91-year-old yoga teacher asks, 'Why should I quit?'




Bernice Bates, who at 91 is officially the world's oldest yoga instructor, teaches in front of a yoga class, as she's been doing since 1960.
By Lisa Flam TODAY.com contributor

Before her feet even touch the floor each morning, Bernice Bates is practicing yoga. While still in bed, she does her vinyasa, a series of seven or eight postures that gets her blood flowing. She puts her arms above her head for a stretch and a yawn, pulls her knees to her chest, “walks” the ceiling with her feet and stretches her shoulders and hands. “By the time you’re through — it takes about eight minutes — you’re ready to walk, instead of slopping around,” Bates said.
“You can walk to the kitchen, to the bathroom, whatever your procedure is and not sort of drag yourself and say, ‘I don’t want to do this. I don’t want to do that.’ You’re ready to go.” Yoga has been a way of life for Bates, 91, for more than half her life: She began practicing and teaching hatha yoga in about 1960. In a fitting tribute to her decades of helping others learn her passion, she recently won the distinction of the Guinness World Record holder of oldest yoga instructor. Guinness says she is the oldest yoga instructor to complete the complex verification process.
It’s an honor, the humble yogi feels, that isn’t hers alone. “I don’t have this reward by myself,” she said. “I share it with all the students I’ve taught through the years.” Bates credits yoga with keeping her flexible, fit and healthy. “I think yoga is the best exercise there is,” says Bates, who has always been active and still swims laps. “I’ve never had anything I had to go to the doctor for, except checkups,” says Bates, who tips the scale at 105 pounds and is about 5 foot, 2 inches tall. “That should say something.” Yoga involves the whole body — muscles, ligaments, organs, she says, and gives you energy without exhausting your body. “You’re not just standing on a treadmill and going, going, going and you get off and can hardly walk,” she says. “Yoga itself means yoke, that’s to join. We join our mind, our body and our spirit in everything we do.
“Yoga gives you flexibility like you’ve never had before, and it makes you healthy because you’re working on the whole body, inside and out,” she said. Bates, who has instructed children and adults, now leads a weekly one-hour class nine months a year at the Mainlands Retirement Community Center in Pinellas Park, Fla., where she lives. Most students are in their 60s and 70s, though she has two fellow nonagenarians and several students in their 80s. She leads her students through 10 to 12 poses and ends with relaxation. “We go over our whole body and tense each part, then we relax,” she said. Bernie, as her students call her, provides handouts so they can practice at home. And when they can finally do something they once couldn’t, like touch their toes, “it makes me feel like it’s worthwhile,” she says. Some students have been with her for the 15 years she’s taught at Mainlands, and they all adapt to the class as they grow on in years. Some participate while sitting on chairs. “It’s for everybody,” she says enthusiastically about yoga.

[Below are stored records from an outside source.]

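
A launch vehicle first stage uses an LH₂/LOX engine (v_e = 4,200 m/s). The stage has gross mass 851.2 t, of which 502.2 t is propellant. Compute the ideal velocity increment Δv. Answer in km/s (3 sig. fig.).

Δv ≈ 3.74 km/s

m_f = m₀ − m_prop = 851.2 − 502.2 = 349 t.
Using Δv = v_e ln(m₀/m_f): Δv = v_e · ln(m₀/m_f) = 4200.0 × ln(2.439) = 4200.0 × 0.8916 ≈ 3744.6 m/s.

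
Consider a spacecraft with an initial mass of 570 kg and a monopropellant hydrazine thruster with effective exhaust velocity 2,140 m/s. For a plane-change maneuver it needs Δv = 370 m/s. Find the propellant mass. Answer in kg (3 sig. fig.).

m₀/m_f = exp(Δv / v_e) = exp(370 / 2140.0) = exp(0.1729) = 1.1887.
m_f = 570 / 1.1887 = 479.515 kg, so propellant = m₀ − m_f = 570 − 479.515 = 90.485 kg.

propellant mass ≈ 90.5 kg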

“There’s thousands of postures. You can pick and choose. You do what you can. “It’s non-competitive, which is the best thing about it,” she said. Bates is a widow of eight years and a mother of three, grandmother of seven and great-grandmother of three. Yoga has enhanced her full life. “It just encouraged me to keep going and it made my life better,” Bates said. “You’re active, so you don’t gain 100 pounds.” She lives alone and tends to her flower garden, does the housework and likes to rearrange her furniture, so she’s always moving it around.
“If I didn’t keep myself in shape, I wouldn’t be able to do it at 91,” she says. Her decades of physical activity have only added to her strong Methodist faith. “Anything you do for your body that’s good is going to enhance improvement in your religion too,” she said. “You get more faith that way.” With students seeking her guidance each week, the world’s oldest yoga teacher is going to keep on teaching.
“Why should I quit? she asks. “As long as I can do it and be a help to someone else, I’ll just stay as long as I can. I get a joy out of seeing someone learning.”